Sunday, February 3, 2008

Journal - Shankill Walking Tour

One could not have picked a more typical Irish winter day than today, nor worse weather for a four-hour walking tour. The sky started spitting as we departed and never stopped, while the persistent wind always seemed to be in our faces. We kept in good spirit most of the way, and were rewarded with cold hands, wet clothes, and good memories.

To give some perspective, the Shankill area of west Belfast is traditionally a Unionist/Protestant area surrounded to the south and north by Nationalist/Catholic neighborhoods. Significant fighting between paramilitary groups during "The Troubles" of the 1970s, 80s, and 90s created a very segregated society. Signs of this segregation include numerous murals to fallen Ulster volunteers or defenders, and an enormous wall between the Shankill and the Falls to the south.

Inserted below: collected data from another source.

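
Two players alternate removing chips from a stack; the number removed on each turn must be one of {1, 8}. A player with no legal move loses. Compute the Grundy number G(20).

n :  0  1  2  3  4  5  6  7  8  9 10 11 12 13 14 15 16 17 18 19 20
G :  0  1  0  1  0  1  0  1  2  0  1  0  1  0  1  0  1  2  0  1  0

0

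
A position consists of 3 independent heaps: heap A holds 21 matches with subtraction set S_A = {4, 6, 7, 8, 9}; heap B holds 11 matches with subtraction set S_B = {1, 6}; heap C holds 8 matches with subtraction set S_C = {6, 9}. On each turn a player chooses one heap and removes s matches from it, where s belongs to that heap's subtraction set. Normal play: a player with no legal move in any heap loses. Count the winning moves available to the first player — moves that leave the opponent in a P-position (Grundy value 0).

1

Heap A, S = {4, 6, 7, 8, 9}:
G(0) = 0
G(1) = mex{} = 0
G(2) = mex{} = 0
G(3) = mex{} = 0
G(4) = mex{0} = 1
G(5) = mex{0} = 1
G(6) = mex{0,0} = 1
G(7) = mex{0,0,0} = 1
G(8) = mex{1,0,0,0} = 2
G(9) = mex{1,0,0,0,0} = 2
G(10) = mex{1,1,0,0,0} = 2
G(11) = mex{1,1,1,0,0} = 2
G(12) = mex{2,1,1,1,0} = 3
G(13) = mex{2,1,1,1,1} = 0
G(14) = mex{2,2,1,1,1} = 0
G(15) = mex{2,2,2,1,1} = 0
G(16) = mex{3,2,2,2,1} = 0
G(17) = mex{0,2,2,2,2} = 1
G(18) = mex{0,3,2,2,2} = 1
G(19) = mex{0,0,3,2,2} = 1
G(20) = mex{0,0,0,3,2} = 1
G(21) = mex{1,0,0,0,3} = 2
G_A(21) = 2.
Heap B, S = {1, 6}:
G(0) = 0
G(1) = mex{0} = 1
G(2) = mex{1} = 0
G(3) = mex{0} = 1
G(4) = mex{1} = 0
G(5) = mex{0} = 1
G(6) = mex{1,0} = 2
G(7) = mex{2,1} = 0
G(8) = mex{0,0} = 1
G(9) = mex{1,1} = 0
G(10) = mex{0,0} = 1
G(11) = mex{1,1} = 0
G_B(11) = 0.
Heap C, S = {6, 9}:
n : 0 1 2 3 4 5 6 7 8
G : 0 0 0 0 0 0 1 1 1
G_C(8) = 1.
Combined Grundy value = 2 ⊕ 0 ⊕ 1 = 3.
A winning move leaves total XOR = 0, i.e. changes one component's Grundy value g to g ⊕ X where X is the current total.
Heap A: need g' = 2⊕3 = 1. Options: 21−4→G=1, 21−6→G=0, 21−7→G=0, 21−8→G=0, 21−9→G=3. Hits: 1.
Heap B: need g' = 0⊕3 = 3. Options: 11−1→G=1, 11−6→G=1. Hits: 0.
Heap C: need g' = 1⊕3 = 2. Options: 8−6→G=0. Hits: 0.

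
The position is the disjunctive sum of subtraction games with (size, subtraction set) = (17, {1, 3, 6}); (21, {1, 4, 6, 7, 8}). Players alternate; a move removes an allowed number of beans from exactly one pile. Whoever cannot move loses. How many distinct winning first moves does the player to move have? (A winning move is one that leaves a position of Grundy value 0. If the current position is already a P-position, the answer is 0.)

Pile A, S = {1, 3, 6}:
n :  0  1  2  3  4  5  6  7  8  9 10 11 12 13 14 15 16 17
G :  0  1  0  1  0  1  2  3  2  0  1  0  1  0  1  2  3  2
G_A(17) = 2.
Pile B, S = {1, 4, 6, 7, 8}:
n :  0  1  2  3  4  5  6  7  8  9 10 11 12 13 14 15 16 17 18 19 20 21
G :  0  1  0  1  2  0  1  2  3  2  3  4  5  3  0  1  0  1  2  0  1  2
G_B(21) = 2.
Combined Grundy value = 2 ⊕ 2 = 0.
A winning move leaves total XOR = 0, i.e. changes one component's Grundy value g to g ⊕ X where X is the current total.
Pile A: target g' = 2⊕0 = 2, but every legal move changes the Grundy value (mex property), so 0 moves.
Pile B: target g' = 2⊕0 = 2, but every legal move changes the Grundy value (mex property), so 0 moves.

0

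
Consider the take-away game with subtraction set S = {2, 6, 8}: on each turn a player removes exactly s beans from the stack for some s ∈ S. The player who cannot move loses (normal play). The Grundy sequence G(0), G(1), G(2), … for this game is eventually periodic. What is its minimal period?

14

n :  0  1  2  3  4  5  6  7  8  9 10 11 12 13 14 15 16 17 18 19 20 21 22 23 24 25 26 27 28 29
G :  0  0  1  1  0  0  1  1  2  2  3  3  2  2  0  0  1  1  0  0  1  1  2  2  3  3  2  2  0  0
G(n+14) = G(n) holds for n = 0,…,7 (a full window of length max(S) = 8), so the sequence is purely periodic with period 14.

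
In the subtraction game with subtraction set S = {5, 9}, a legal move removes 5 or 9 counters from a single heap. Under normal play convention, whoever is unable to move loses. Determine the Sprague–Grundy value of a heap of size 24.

n :  0  1  2  3  4  5  6  7  8  9 10 11 12 13 14 15 16 17 18 19 20 21 22 23 24
G :  0  0  0  0  0  1  1  1  1  1  2  2  2  2  0  0  0  0  0  1  1  1  1  1  2

2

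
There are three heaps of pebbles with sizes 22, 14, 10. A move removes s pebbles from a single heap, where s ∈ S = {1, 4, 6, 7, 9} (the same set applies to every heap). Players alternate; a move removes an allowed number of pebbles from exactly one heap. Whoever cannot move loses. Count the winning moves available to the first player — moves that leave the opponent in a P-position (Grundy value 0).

2

All heaps use S = {1, 4, 6, 7, 9}:
G(0) = 0
G(1) = mex{0} = 1
G(2) = mex{1} = 0
G(3) = mex{0} = 1
G(4) = mex{1,0} = 2
G(5) = mex{2,1} = 0
G(6) = mex{0,0,0} = 1
G(7) = mex{1,1,1,0} = 2
G(8) = mex{2,2,0,1} = 3
G(9) = mex{3,0,1,0,0} = 2
G(10) = mex{2,1,2,1,1} = 0
G(11) = mex{0,2,0,2,0} = 1
G(12) = mex{1,3,1,0,1} = 2
G(13) = mex{2,2,2,1,2} = 0
G(14) = mex{0,0,3,2,0} = 1
G(15) = mex{1,1,2,3,1} = 0
G(16) = mex{0,2,0,2,2} = 1
G(17) = mex{1,0,1,0,3} = 2
G(18) = mex{2,1,2,1,2} = 0
G(19) = mex{0,0,0,2,0} = 1
G(20) = mex{1,1,1,0,1} = 2
G(21) = mex{2,2,0,1,2} = 3
G(22) = mex{3,0,1,0,0} = 2
Heap A: G(22) = 2.
Heap B: G(14) = 1.
Heap C: G(10) = 0.
Combined Grundy value = 2 ⊕ 1 ⊕ 0 = 3.
A winning move leaves total XOR = 0, i.e. changes one component's Grundy value g to g ⊕ X where X is the current total.
Heap A: need g' = 2⊕3 = 1. Options: 22−1→G=3, 22−4→G=0, 22−6→G=1, 22−7→G=0, 22−9→G=0. Hits: 1.
Heap B: need g' = 1⊕3 = 2. Options: 14−1→G=0, 14−4→G=0, 14−6→G=3, 14−7→G=2, 14−9→G=0. Hits: 1.
Heap C: need g' = 0⊕3 = 3. Options: 10−1→G=2, 10−4→G=1, 10−6→G=2, 10−7→G=1, 10−9→G=1. Hits: 0.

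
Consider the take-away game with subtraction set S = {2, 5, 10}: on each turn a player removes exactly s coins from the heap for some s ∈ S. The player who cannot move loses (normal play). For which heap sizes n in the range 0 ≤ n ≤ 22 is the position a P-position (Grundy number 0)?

G(0) = 0
G(1) = mex{} = 0
G(2) = mex{0} = 1
G(3) = mex{0} = 1
G(4) = mex{1} = 0
G(5) = mex{1,0} = 2
G(6) = mex{0,0} = 1
G(7) = mex{2,1} = 0
G(8) = mex{1,1} = 0
G(9) = mex{0,0} = 1
G(10) = mex{0,2,0} = 1
G(11) = mex{1,1,0} = 2
G(12) = mex{1,0,1} = 2
G(13) = mex{2,0,1} = 3
G(14) = mex{2,1,0} = 3
G(15) = mex{3,1,2} = 0
G(16) = mex{3,2,1} = 0
G(17) = mex{0,2,0} = 1
G(18) = mex{0,3,0} = 1
G(19) = mex{1,3,1} = 0
G(20) = mex{1,0,1} = 2
G(21) = mex{0,0,2} = 1
G(22) = mex{2,1,2} = 0
P-positions are exactly the n with G(n) = 0.

0, 1, 4, 7, 8, 15, 16, 19, 22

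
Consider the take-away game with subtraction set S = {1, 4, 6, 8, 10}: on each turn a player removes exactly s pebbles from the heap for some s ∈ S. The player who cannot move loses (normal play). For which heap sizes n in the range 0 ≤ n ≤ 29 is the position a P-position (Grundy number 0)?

0, 2, 5, 7, 14, 16, 19, 21, 28

n :  0  1  2  3  4  5  6  7  8  9 10 11 12 13 14 15 16 17 18 19 20 21 22 23 24 25 26 27 28 29
G :  0  1  0  1  2  0  1  0  1  2  3  2  3  4  0  1  0  1  2  0  1  0  1  2  3  2  3  4  0  1
P-positions are exactly the n with G(n) = 0.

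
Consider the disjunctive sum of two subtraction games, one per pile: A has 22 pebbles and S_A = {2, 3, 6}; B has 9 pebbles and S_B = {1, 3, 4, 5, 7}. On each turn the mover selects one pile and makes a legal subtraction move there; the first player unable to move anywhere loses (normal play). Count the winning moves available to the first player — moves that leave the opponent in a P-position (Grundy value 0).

4

Pile A, S = {2, 3, 6}:
n :  0  1  2  3  4  5  6  7  8  9 10 11 12 13 14 15 16 17 18 19 20 21 22
G :  0  0  1  1  2  0  3  1  2  0  0  1  1  2  0  3  1  2  0  0  1  1  2
G_A(22) = 2.
Pile B, S = {1, 3, 4, 5, 7}:
G(0) = 0
G(1) = mex{0} = 1
G(2) = mex{1} = 0
G(3) = mex{0,0} = 1
G(4) = mex{1,1,0} = 2
G(5) = mex{2,0,1,0} = 3
G(6) = mex{3,1,0,1} = 2
G(7) = mex{2,2,1,0,0} = 3
G(8) = mex{3,3,2,1,1} = 0
G(9) = mex{0,2,3,2,0} = 1
G_B(9) = 1.
Combined Grundy value = 2 ⊕ 1 = 3.
A winning move leaves total XOR = 0, i.e. changes one component's Grundy value g to g ⊕ X where X is the current total.
Pile A: need g' = 2⊕3 = 1. Options: 22−2→G=1, 22−3→G=0, 22−6→G=1. Hits: 2.
Pile B: need g' = 1⊕3 = 2. Options: 9−1→G=0, 9−3→G=2, 9−4→G=3, 9−5→G=2, 9−7→G=0. Hits: 2.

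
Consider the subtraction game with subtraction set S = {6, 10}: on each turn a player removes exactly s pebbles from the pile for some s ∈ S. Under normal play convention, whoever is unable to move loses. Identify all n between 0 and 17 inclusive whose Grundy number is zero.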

On this wet and windy Sunday, our group of eight (variously from Germany, France, Hungary, Canada, and the United States), snapping pictures left and right, must have looked strange to residents, but we never felt unsafe. In fact, there were very few people about; most stores are closed on Sunday. Following an online walking guide, we started at the Clifton Street Orange Hall, boarded up and enclosed in a wire cage. An old statue of King William III of Orange, savior of Protestant England, sat on the roof oxidizing and watching over the newest highway project in Belfast, the Westlink.

Continuing up the Crumlin Road, we reached the famous Crumlin Road Gaol, designed by Charles Lanyon (who also designed the main building at Queen's University Belfast). Across the street was the Courthouse, ringed by barbed wire and showing strong signs of lengthy disuse. From here, we cut south through a quiet residential area, with many sectarian murals on the gable-sides of rowhouses. Near one was scrawled in large block letters: "Anyone caught defacing Loyalist murals will be severely dealt with." As we neared Shankill Road we even passed a health centre that was hidden behind a fence and barbs.

We headed up Shankill Road, facing into the wind and rain, finding an occasional respite in the shelter of various building facades, many covered with murals commemorating the Battle of the Somme (from which only 10% of men in one Shankill unit returned), the UVF (Ulster Volunteer Force, a Loyalist paramilitary group), and the many fallen as a result of bombs, sometimes as recently as 15 years ago. One memorial mural looks serene, until one sees what the mourners are holding.

I have to admit that this is not the full story. Overall, the Shankill looks like just another working-class neighborhood: stores lined the commercial street, with dense two story houses on the side-streets, and a large new community centre. There were some abandoned buildings and empty lots, but far fewer than in many Pittsburgh neighborhoods. We walked through the Shankill Graveyard with many stones dating to the mid 19th century; it was almost refreshing to see that most of the deceased had reached their late 50s and 60s, compared with 20-and-30-year-olds that are depicted in many murals. According to our guidemap, a bullaun stone uncovered in the graveyard was supposedly used for pagan sacrifices in Druid times, and is said to have the ability to cure warts. But seeing as we had no warts in need of removal, and the penetrating wind and rain had not let up, we turned around and headed back towards the city centre.

Our last landmark on our way back was the large ironically-named "Peace Wall" along Cupar Way, separating the Shankill and Falls districts. The concrete was scrawled with markings, more touristic than threatening, although there were signs of past conflict; we stopped to take a group picture in front of a chipped-and-burned section. Several black taxis, famous for taking tourists around Belfast neighborhoods, stopped to allow their passengers to get out and take pictures of the wall. Our attempt to exit onto Divis Street (a main street through the Catholic area) was halted three times by locked gates, forcing us back to the Shankill Road in order to return to Belfast's downtown area. We certainly were looking forward to hot tea after our 7.5-mile trek.

It is interesting to reflect on some of the segregation between these two neighborhoods, the Falls and the Shankill. In my transportation lecture on Friday, the teacher made connections between the violence and sectarianism in these areas of west Belfast and their impact on transportation. The public transit system in Belfast (buses only) follows strange and geographically-impractical routes that only make sense within a geohistopolitcal context, in which two adjoining neighborhoods demand duplicative service. In the 1960s, he said that buses on the Falls Road had off-peak headways of 3 minutes; today it is about 20-30 minutes. Another statistic was impressive: 30-50 percent of residents in two other neighboring Protestant/Catholic areas never cross the "peace fence," and only about 20% do so weekly.

Despite this segregation, it seems as if there has never been a better "peace" in the last 35 years. Violence in the last decade is nearly non-existent. And in my limited 11-day experience in Belfast, I think (and hope) that physical barriers are no longer necessary. There will certainly be mental geographic barriers, but it seems ridiculous to me that access between the Shankill and Falls areas should be limited to one carefully observed gate on a Sunday.

Maybe next weekend we will explore the other side of the Peace Wall!